# water in trunk



## sbiddle (Dec 16, 2005)

I just bought a 1994 Altima. I looked under the trunk mat and the wheel well was almost completely filled with water. I pulled the rubber plug at the bottom of the wheel well to drain the water and removed the carpet so it will dry. Has anyone else had problems with water accumulating here? The rubber seals around the trunk lid seem to be in good shape.


----------



## tm_94altima (Aug 12, 2005)

I have. The body shop said it was leaking through the taillights. They tried to fix it but it still leaks. You could try pour a cup of water at the top of the trunk opening (wear the rear windshield is) with the trunk open and look for leaks as the water goes down the sides of the rubber sealing. It could also be happening around the gas filler cap (happened on a friends 2G GS-T). Hope this helps you find the leak.


----------



## Snafu (Dec 17, 2005)

A trick my dad told me about. He woudl use baby (talcum) powder around the trunk seals to find a trunk seal leak. I imagine this could also be used around the tailights (with the rug out) then spray the garden hose on the car and look to see where the talcum powder disappeared from - voila your leak


----------



## sbiddle (Dec 16, 2005)

Snafu said:


> A trick my dad told me about. He woudl use baby (talcum) powder around the trunk seals to find a trunk seal leak. I imagine this could also be used around the tailights (with the rug out) then spray the garden hose on the car and look to see where the talcum powder disappeared from - voila your leak


Great Idea!, I disassembled the taillight from the car and discovered what the problem was. There is a crack in the upper part of the taillight and the taillight was filling up with water until it got to the level of the bulb holder where it was running over into the car and into the wheel well. On to find a junkyard tail light assy.


----------



## Altima Idiot (Dec 18, 2006)

That is a good idea...I have noticed on my 96,it does the same thing.Thought it was from the spoiler...i will have to try the talcum powder,or baking soda!! or plain flower !!!!right!!??


----------



## bxbomber (Apr 22, 2007)

haha yeah i had that same problem i have a firned that works at a restoration/car shop and brought me the stuff that they use its kalled dumb dumb its w white playdough looking thing! and the way i found out is i stuffed one of my neighborhood kids in my trrunk wid a flash light and i ran a hose ove the trunk lol!!! he thought it was fun he dint wunna come out!


----------



## rod_88 (Jan 13, 2007)

My car did the same thing, (95 altima) but I think it was a trunk seal. It only filled once.


----------



## craig1214 (Dec 31, 2007)

*fixed with silicone around taillight*

I appreciated learning from the experience of others in this and other threads.

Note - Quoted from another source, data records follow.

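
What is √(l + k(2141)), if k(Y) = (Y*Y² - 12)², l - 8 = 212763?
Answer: 42*√54601103742749693 ≈ 9.8141e+9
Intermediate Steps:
l = 212771 (l = 8 + 212763 = 212771)
k(Y) = (-12 + Y³)² (k(Y) = (Y³ - 12)² = (-12 + Y³)²)
√(l + k(2141)) = √(212771 + (-12 + 2141³)²) = √(212771 + (-12 + 9814089221)²) = √(212771 + 9814089209²) = √(212771 + 96316347002210245681) = √96316347002210458452 = 42*√54601103742749693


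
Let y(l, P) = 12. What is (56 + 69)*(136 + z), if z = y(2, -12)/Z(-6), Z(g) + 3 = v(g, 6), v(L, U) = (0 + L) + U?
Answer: 16500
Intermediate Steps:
v(L, U) = L + U
Z(g) = 3 + g (Z(g) = -3 + (g + 6) = -3 + (6 + g) = 3 + g)
z = -4 (z = 12/(3 - 6) = 12/(-3) = 12*(-1/3) = -4)
(56 + 69)*(136 + z) = (56 + 69)*(136 - 4) = 125*132 = 16500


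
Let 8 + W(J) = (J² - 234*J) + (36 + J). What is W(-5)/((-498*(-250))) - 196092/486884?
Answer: -992517887/2525710750 ≈ -0.39297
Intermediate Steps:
W(J) = 28 + J² - 233*J (W(J) = -8 + ((J² - 234*J) + (36 + J)) = -8 + (36 + J² - 233*J) = 28 + J² - 233*J)
W(-5)/((-498*(-250))) - 196092/486884 = (28 + (-5)² - 233*(-5))/((-498*(-250))) - 196092/486884 = (28 + 25 + 1165)/124500 - 196092*1/486884 = 1218*(1/124500) - 49023/121721 = 203/20750 - 49023/121721 = -992517887/2525710750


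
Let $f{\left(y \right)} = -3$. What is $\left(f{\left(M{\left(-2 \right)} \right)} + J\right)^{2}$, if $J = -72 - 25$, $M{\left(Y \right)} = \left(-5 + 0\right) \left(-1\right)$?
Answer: $10000$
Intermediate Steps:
$M{\left(Y \right)} = 5$ ($M{\left(Y \right)} = \left(-5\right) \left(-1\right) = 5$)
$J = -97$ ($J = -72 - 25 = -97$)
$\left(f{\left(M{\left(-2 \right)} \right)} + J\right)^{2} = \left(-3 - 97\right)^{2} = \left(-100\right)^{2} = 10000$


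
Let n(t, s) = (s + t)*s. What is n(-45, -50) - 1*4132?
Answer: 618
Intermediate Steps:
n(t, s) = s*(s + t)
n(-45, -50) - 1*4132 = -50*(-50 - 45) - 1*4132 = -50*(-95) - 4132 = 4750 - 4132 = 618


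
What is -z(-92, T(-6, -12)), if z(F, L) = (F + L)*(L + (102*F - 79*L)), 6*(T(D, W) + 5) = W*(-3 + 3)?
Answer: -872418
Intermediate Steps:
T(D, W) = -5 (T(D, W) = -5 + (W*(-3 + 3))/6 = -5 + (W*0)/6 = -5 + (⅙)*0 = -5 + 0 = -5)
z(F, L) = (F + L)*(-78*L + 102*F) (z(F, L) = (F + L)*(L + (-79*L + 102*F)) = (F + L)*(-78*L + 102*F))
-z(-92, T(-6, -12)) = -(-78*(-5)² + 102*(-92)² + 24*(-92)*(-5)) = -(-78*25 + 102*8464 + 11040) = -(-1950 + 863328 + 11040) = -1*872418 = -872418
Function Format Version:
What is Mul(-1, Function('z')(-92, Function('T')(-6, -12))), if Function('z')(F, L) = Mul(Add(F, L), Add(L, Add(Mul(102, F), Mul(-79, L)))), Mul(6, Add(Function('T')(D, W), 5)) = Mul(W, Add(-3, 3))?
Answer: -872418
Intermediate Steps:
Function('T')(D, W) = -5 (Function('T')(D, W) = Add(-5, Mul(Rational(1, 6), Mul(W, Add(-3, 3)))) = Add(-5, Mul(Rational(1, 6), Mul(W, 0))) = Add(-5, Mul(Rational(1, 6), 0)) = Add(-5, 0) = -5)
Function('z')(F, L) = Mul(Add(F, L), Add(Mul(-78, L), Mul(102, F))) (Function('z')(F, L) = Mul(Add(F, L), Add(L, Add(Mul(-79, L), Mul(102, F)))) = Mul(Add(F, L), Add(Mul(-78, L), Mul(102, F))))
Mul(-1, Function('z')(-92, Function('T')(-6, -12))) = Mul(-1, Add(Mul(-78, Pow(-5, 2)), Mul(102, Pow(-92, 2)), Mul(24, -92, -5))) = Mul(-1, Add(Mul(-78, 25), Mul(102, 8464), 11040)) = Mul(-1, Add(-1950, 863328, 11040)) = Mul(-1, 872418) = -872418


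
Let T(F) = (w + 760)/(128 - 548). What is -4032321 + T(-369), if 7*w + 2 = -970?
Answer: -2963757022/735 ≈ -4.0323e+6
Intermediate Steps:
w = -972/7 (w = -2/7 + (⅐)*(-970) = -2/7 - 970/7 = -972/7 ≈ -138.86)
T(F) = -1087/735 (T(F) = (-972/7 + 760)/(128 - 548) = (4348/7)/(-420) = (4348/7)*(-1/420) = -1087/735)
-4032321 + T(-369) = -4032321 - 1087/735 = -2963757022/735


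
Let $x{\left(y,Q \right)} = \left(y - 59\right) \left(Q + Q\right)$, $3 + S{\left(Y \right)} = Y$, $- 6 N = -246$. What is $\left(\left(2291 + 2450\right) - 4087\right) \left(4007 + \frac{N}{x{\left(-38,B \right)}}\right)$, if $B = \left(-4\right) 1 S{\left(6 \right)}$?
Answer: $\frac{1016788733}{388} \approx 2.6206 \cdot 10^{6}$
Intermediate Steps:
$N = 41$ ($N = \left(- \frac{1}{6}\right) \left(-246\right) = 41$)
$S{\left(Y \right)} = -3 + Y$
$B = -12$ ($B = \left(-4\right) 1 \left(-3 + 6\right) = \left(-4\right) 3 = -12$)
$x{\left(y,Q \right)} = 2 Q \left(-59 + y\right)$ ($x{\left(y,Q \right)} = \left(-59 + y\right) 2 Q = 2 Q \left(-59 + y\right)$)
$\left(\left(2291 + 2450\right) - 4087\right) \left(4007 + \frac{N}{x{\left(-38,B \right)}}\right) = \left(\left(2291 + 2450\right) - 4087\right) \left(4007 + \frac{41}{2 \left(-12\right) \left(-59 - 38\right)}\right) = \left(4741 - 4087\right) \left(4007 + \frac{41}{2 \left(-12\right) \left(-97\right)}\right) = 654 \left(4007 + \frac{41}{2328}\right) = 654 \cdot \frac{9328337}{2328} = \frac{1016788733}{388}$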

My spare tire trunk well had lots of water in it when I bought my '94 Altima. I quickly narrowed the leak down to the taillight seams. Plastic electrical tape on the outside didn't work, and sealing the seams on the inside didn't either. I was beginning to get discouraged, and wanted to avoid removing the assembly and resealing. I finally used that black silicone to seal the outside of the taillight assembly to the frame, and that did the trick.


----------



## Altima SSS (Oct 10, 2007)

Water leaked into my spare tire well also. Driver's side tail light was leaking.

To fix it right, you need to remove the tail light, clean off all the back goo that seals it and use some new sealing material. The tail light is pretty easy to remove ... only 4 nuts hold it on from inside the trunk behind the carpet. Just peel back the carpeting near the tail lights and you'll see the 4 nuts.

I got some black caulk seal at the local shop that sells auto paint and body shop supplies. After you pull the tail light out you can look at the factory seal job and make note of where the new sealing material should go. Make sure to put some around the 4 threaded studs too. There is a foam washer on those, but the factory ones might be damaged or get tore when the tail light is removed.

Oh yeah, before you remove a tail light make sure it's the one that is leaking. Only one leaked on mine. I think someone pulled it out for some reason, which broke the factory seal and then they just slapped it back in, so it never sealed well.

To test for the leaky light, just use a garden hose over the trunk area then look for fresh water leakage inside under each tail light ... pull the carpet back before the test.


----------